进入到DQJobBuilder的buildDQJob方法

def buildDQJob(context: DQContext, ruleParams: Seq[RuleParam]): DQJob = {
    // build steps by datasources
    val dsSteps = context.dataSources.flatMap { dataSource =>
      DQStepBuilder.buildStepOptByDataSourceParam(context, dataSource.dsParam)
    }
    // build steps by rules
    /**
     * SeqDQStep(List(SparkSqlTransformStep(__missRecords,SELECT `source`.* FROM `source` LEFT JOIN `target` ON coalesce(`source`.`user_id`, '') = coalesce(`target`.`user_id`, '') AND upper(`source`.`first_name`) = upper(`target`.`first_name`) AND coalesce(`source`.`last_name`, '') = coalesce(`target`.`last_name`, '') AND coalesce(`source`.`address`, '') = coalesce(`target`.`address`, '') AND coalesce(`source`.`email`, '') = coalesce(`target`.`email`, '') AND coalesce(`source`.`phone`, '') = coalesce(`target`.`phone`, '') AND coalesce(`source`.`post_code`, '') = coalesce(`target`.`post_code`, '') WHERE (NOT (`source`.`user_id` IS NULL AND `source`.`first_name` IS NULL AND `source`.`last_name` IS NULL AND `source`.`address` IS NULL AND `source`.`email` IS NULL AND `source`.`phone` IS NULL AND `source`.`post_code` IS NULL)) AND (`target`.`user_id` IS NULL AND `target`.`first_name` IS NULL AND `target`.`last_name` IS NULL AND `target`.`address` IS NULL AND `target`.`email` IS NULL AND `target`.`phone` IS NULL AND `target`.`post_code` IS NULL),Map(),true), SparkSqlTransformStep(__missCount,SELECT COUNT(*) AS `miss` FROM `__missRecords`,Map(),false), SparkSqlTransformStep(__totalCount,SELECT COUNT(*) AS `total` FROM `source`,Map(),false), SparkSqlTransformStep(accu,
             SELECT A.total AS `total`,
                    A.miss AS `miss`,
                    (A.total - A.miss) AS `matched`,
                    coalesce( (A.total - A.miss) / A.total, 1.0) AS `matchedFraction`
             FROM (
               SELECT `__totalCount`.`total` AS total,
                      coalesce(`__missCount`.`miss`, 0) AS miss
               FROM `__totalCount` LEFT JOIN `__missCount`
             ) AS A
         ,Map(),false), MetricWriteStep(accu,accu,DefaultFlattenType,None), RecordWriteStep(__missRecords,__missRecords,None,None)))
     */
    val ruleSteps = ruleParams.flatMap { ruleParam =>
      DQStepBuilder.buildStepOptByRuleParam(context, ruleParam)
    }
    // metric flush step
    val metricFlushStep = MetricFlushStep()
    /**
     * ++ 用于连接两个集合
     * :+ 用于在集合尾部追加集合
     * +: 用于在集合头部追加集合
     */
    DQJob(dsSteps ++ ruleSteps :+ metricFlushStep)
  }

执行

DQStepBuilder.buildStepOptByRuleParam(context, ruleParam)

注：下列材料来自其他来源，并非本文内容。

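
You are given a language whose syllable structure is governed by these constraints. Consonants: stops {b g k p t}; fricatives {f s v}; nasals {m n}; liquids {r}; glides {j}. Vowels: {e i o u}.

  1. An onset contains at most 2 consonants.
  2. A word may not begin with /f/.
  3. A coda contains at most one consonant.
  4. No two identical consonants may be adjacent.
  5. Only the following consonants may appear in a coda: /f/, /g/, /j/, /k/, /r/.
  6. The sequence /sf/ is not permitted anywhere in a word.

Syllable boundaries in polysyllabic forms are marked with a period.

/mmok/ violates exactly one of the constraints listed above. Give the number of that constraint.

4

/mmok/: adjacent identical consonants /mm/.
This is a violation of constraint 4: "No two identical consonants may be adjacent."
The remaining constraints (1, 2, 3, 5, 6) are satisfied.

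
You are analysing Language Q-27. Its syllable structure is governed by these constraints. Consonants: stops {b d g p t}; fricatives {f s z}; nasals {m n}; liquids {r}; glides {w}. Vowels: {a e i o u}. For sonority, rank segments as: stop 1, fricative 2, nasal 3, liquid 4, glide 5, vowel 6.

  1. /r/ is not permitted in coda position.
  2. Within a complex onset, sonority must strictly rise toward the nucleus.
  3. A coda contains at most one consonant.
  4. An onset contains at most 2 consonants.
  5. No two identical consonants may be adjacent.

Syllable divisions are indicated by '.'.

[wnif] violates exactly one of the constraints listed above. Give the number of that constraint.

[wnif]: syllable 1 onset /wn/: /w/ (glide, 5) → /n/ (nasal, 3) does not rise.
This is a violation of constraint 2: "Within a complex onset, sonority must strictly rise toward the nucleus."
The remaining constraints (1, 3, 4, 5) are satisfied.

2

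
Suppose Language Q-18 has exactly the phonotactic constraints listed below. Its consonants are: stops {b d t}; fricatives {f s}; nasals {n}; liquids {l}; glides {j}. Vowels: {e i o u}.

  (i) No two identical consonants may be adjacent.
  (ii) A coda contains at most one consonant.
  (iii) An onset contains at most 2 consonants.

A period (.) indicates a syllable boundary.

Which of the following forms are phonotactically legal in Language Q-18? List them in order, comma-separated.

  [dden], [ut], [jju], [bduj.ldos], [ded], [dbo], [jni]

[dden] — violates constraint (i): adjacent identical consonants /dd/ → phonotactically illegal
[ut] — σ1 onset /∅/, coda /t/ ok → phonotactically legal
[jju] — violates constraint (i): adjacent identical consonants /jj/ → phonotactically illegal
[bduj.ldos] — σ1 onset /bd/ (2C), coda /j/ ok; σ2 onset /ld/ (2C), coda /s/ ok → phonotactically legal
[ded] — σ1 onset /d/, coda /d/ ok → phonotactically legal
[dbo] — σ1 onset /db/ (2C), coda /∅/ ok → phonotactically legal
[jni] — σ1 onset /jn/ (2C), coda /∅/ ok → phonotactically legal

[ut], [bduj.ldos], [ded], [dbo], [jni]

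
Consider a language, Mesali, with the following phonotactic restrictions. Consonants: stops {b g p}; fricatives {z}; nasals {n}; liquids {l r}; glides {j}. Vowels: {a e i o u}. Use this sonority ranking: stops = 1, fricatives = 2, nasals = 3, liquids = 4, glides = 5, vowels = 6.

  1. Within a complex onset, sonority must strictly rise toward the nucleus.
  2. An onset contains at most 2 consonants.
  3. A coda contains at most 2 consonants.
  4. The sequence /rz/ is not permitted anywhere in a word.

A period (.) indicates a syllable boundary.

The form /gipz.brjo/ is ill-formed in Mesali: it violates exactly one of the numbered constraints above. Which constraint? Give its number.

/gipz.brjo/: syllable 2 onset /brj/ has 3 consonants (> 2).
This is a violation of constraint 2: "An onset contains at most 2 consonants."
The remaining constraints (1, 3, 4) are satisfied.

2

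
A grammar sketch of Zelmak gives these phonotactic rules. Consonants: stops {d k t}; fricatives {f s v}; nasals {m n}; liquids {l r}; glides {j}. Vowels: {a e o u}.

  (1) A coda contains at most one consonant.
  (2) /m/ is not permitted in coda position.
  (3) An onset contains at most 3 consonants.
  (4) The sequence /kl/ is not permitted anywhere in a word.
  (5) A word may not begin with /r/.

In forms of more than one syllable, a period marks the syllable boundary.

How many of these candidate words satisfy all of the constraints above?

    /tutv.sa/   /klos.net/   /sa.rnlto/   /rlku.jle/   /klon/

0

/tutv.sa/ — violates constraint 1: syllable 1 coda /tv/ has 2 consonants (> 1) → phonotactically illegal
/klos.net/ — violates constraint 4: contains banned sequence /kl/ → phonotactically illegal
/sa.rnlto/ — violates constraint 3: syllable 2 onset /rnlt/ has 4 consonants (> 3) → phonotactically illegal
/rlku.jle/ — violates constraint 5: word begins with /r/ → phonotactically illegal
/klon/ — violates constraint 4: contains banned sequence /kl/ → phonotactically illegal
No form is phonotactically legal → 0.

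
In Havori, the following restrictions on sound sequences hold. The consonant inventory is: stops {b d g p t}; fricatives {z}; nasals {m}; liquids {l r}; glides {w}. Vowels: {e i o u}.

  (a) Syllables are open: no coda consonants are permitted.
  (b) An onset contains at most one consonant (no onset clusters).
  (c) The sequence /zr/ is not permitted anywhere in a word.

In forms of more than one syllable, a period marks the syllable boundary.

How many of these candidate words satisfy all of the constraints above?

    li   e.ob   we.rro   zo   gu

li — σ1 onset /l/, coda /∅/ ok → phonotactically legal
e.ob — violates constraint (a): syllable 2 coda /b/ has 1 consonant (> 0) → phonotactically illegal
we.rro — violates constraint (b): syllable 2 onset /rr/ has 2 consonants (> 1) → phonotactically illegal
zo — σ1 onset /z/, coda /∅/ ok → phonotactically legal
gu — σ1 onset /g/, coda /∅/ ok → phonotactically legal
Phonotactically legal: li, zo, gu → 3.

3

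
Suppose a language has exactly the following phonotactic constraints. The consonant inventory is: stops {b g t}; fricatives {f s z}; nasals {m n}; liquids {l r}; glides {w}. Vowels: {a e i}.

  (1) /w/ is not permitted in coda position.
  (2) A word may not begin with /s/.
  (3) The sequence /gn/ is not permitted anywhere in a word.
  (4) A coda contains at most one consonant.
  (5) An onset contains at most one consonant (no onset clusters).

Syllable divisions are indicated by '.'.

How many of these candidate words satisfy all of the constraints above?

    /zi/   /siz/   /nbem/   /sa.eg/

1

/zi/ — σ1 onset /z/, coda /∅/ ok → permitted
/siz/ — violates constraint 2: word begins with /s/ → not permitted
/nbem/ — violates constraint 5: syllable 1 onset /nb/ has 2 consonants (> 1) → not permitted
/sa.eg/ — violates constraint 2: word begins with /s/ → not permitted
Permitted: /zi/ → 1.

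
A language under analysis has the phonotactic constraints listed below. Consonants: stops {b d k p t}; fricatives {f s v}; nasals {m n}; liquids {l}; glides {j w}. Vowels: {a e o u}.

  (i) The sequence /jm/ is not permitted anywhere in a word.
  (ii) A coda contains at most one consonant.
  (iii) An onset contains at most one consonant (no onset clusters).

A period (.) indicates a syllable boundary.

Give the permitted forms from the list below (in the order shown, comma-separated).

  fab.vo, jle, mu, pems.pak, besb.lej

fab.vo — σ1 onset /f/, coda /b/ ok; σ2 onset /v/, coda /∅/ ok → permitted
jle — violates constraint (iii): syllable 1 onset /jl/ has 2 consonants (> 1) → not permitted
mu — σ1 onset /m/, coda /∅/ ok → permitted
pems.pak — violates constraint (ii): syllable 1 coda /ms/ has 2 consonants (> 1) → not permitted
besb.lej — violates constraint (ii): syllable 1 coda /sb/ has 2 consonants (> 1) → not permitted

fab.vo, mu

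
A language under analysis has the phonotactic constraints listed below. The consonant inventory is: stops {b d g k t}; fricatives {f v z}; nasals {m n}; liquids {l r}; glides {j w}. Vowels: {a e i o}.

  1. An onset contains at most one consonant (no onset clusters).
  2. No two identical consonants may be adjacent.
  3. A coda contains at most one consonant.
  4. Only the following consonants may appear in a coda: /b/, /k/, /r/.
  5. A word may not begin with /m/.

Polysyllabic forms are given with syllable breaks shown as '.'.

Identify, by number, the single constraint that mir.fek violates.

mir.fek: word begins with /m/.
This is a violation of constraint 5: "A word may not begin with /m/."
The remaining constraints (1, 2, 3, 4) are satisfied.

5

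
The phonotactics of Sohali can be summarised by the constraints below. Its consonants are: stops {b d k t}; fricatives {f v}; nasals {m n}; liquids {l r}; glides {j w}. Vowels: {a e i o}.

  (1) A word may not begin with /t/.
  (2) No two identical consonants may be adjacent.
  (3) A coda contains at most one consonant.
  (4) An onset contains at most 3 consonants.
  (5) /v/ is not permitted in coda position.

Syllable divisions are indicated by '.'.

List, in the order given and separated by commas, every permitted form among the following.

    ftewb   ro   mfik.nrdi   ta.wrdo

ftewb — violates constraint 3: syllable 1 coda /wb/ has 2 consonants (> 1) → not permitted
ro — σ1 onset /r/, coda /∅/ ok → permitted
mfik.nrdi — σ1 onset /mf/ (2C), coda /k/ ok; σ2 onset /nrd/ (3C), coda /∅/ ok → permitted
ta.wrdo — violates constraint 1: word begins with /t/ → not permitted

ro, mfik.nrdi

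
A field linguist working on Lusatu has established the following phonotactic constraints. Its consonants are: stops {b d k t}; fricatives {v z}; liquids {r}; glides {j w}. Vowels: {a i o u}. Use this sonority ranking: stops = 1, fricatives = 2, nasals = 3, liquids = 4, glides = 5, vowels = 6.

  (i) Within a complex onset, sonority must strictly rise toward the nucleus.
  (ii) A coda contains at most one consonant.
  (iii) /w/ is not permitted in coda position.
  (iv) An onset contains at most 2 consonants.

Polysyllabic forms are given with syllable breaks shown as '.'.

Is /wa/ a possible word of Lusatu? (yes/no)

yes

/wa/ — σ1 onset /w/, coda /∅/ ok → well-formed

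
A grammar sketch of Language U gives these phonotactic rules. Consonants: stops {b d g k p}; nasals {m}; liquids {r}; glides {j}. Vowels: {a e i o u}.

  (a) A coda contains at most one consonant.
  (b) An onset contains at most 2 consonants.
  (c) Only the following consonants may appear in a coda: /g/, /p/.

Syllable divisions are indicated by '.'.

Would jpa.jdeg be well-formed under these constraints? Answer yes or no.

jpa.jdeg — σ1 onset /jp/ (2C), coda /∅/ ok; σ2 onset /jd/ (2C), coda /g/ ok → well-formed

yes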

最终进入到GriffinDslDQStepBuilder的buildSteps方法

def buildSteps(context: DQContext, ruleParam: RuleParam): Seq[DQStep] = {
    val name = getStepName(ruleParam.getOutDfName())
    val rule = ruleParam.getRule
    val dqType = ruleParam.getDqType
    try {
      val result = parser.parseRule(rule, dqType)
      if (result.successful) {
        val expr = result.get
        val expr2DQSteps = Expr2DQSteps(context, expr, ruleParam.replaceOutDfName(name))
        expr2DQSteps.getDQSteps()
      } else {
        warn(s"parse rule [ ${rule} ] fails: \n${result}")
        Nil
      }
    } catch {
      case e: Throwable =>
        error(s"generate rule plan ${name} fails: ${e.getMessage}", e)
        Nil
    }
  }

二 Apache Griffin DSL

官方文档:Apache Griffin DSL Guide
Griffin DSL 是用于 DQ 测量的,是一个类SQL语法,用来描述 DQ 域问题。
实际上,在 Griffin 中,我们得到了 Griffin DSL 规则,将它们转换为 Spark-SQL 规则,以便在 Spark-SQL 引擎中进行计算。
在 DQ 域中,有多个维度,我们需要以不同的方式翻译它们。

准确性【一致性】(Accuracy)

对于准确性,我们需要得到源和目标之间的匹配计数,规则描述了数据源之间的映射关系。Griffin 需要将 DSL 规则转换为多个 SQL 规则。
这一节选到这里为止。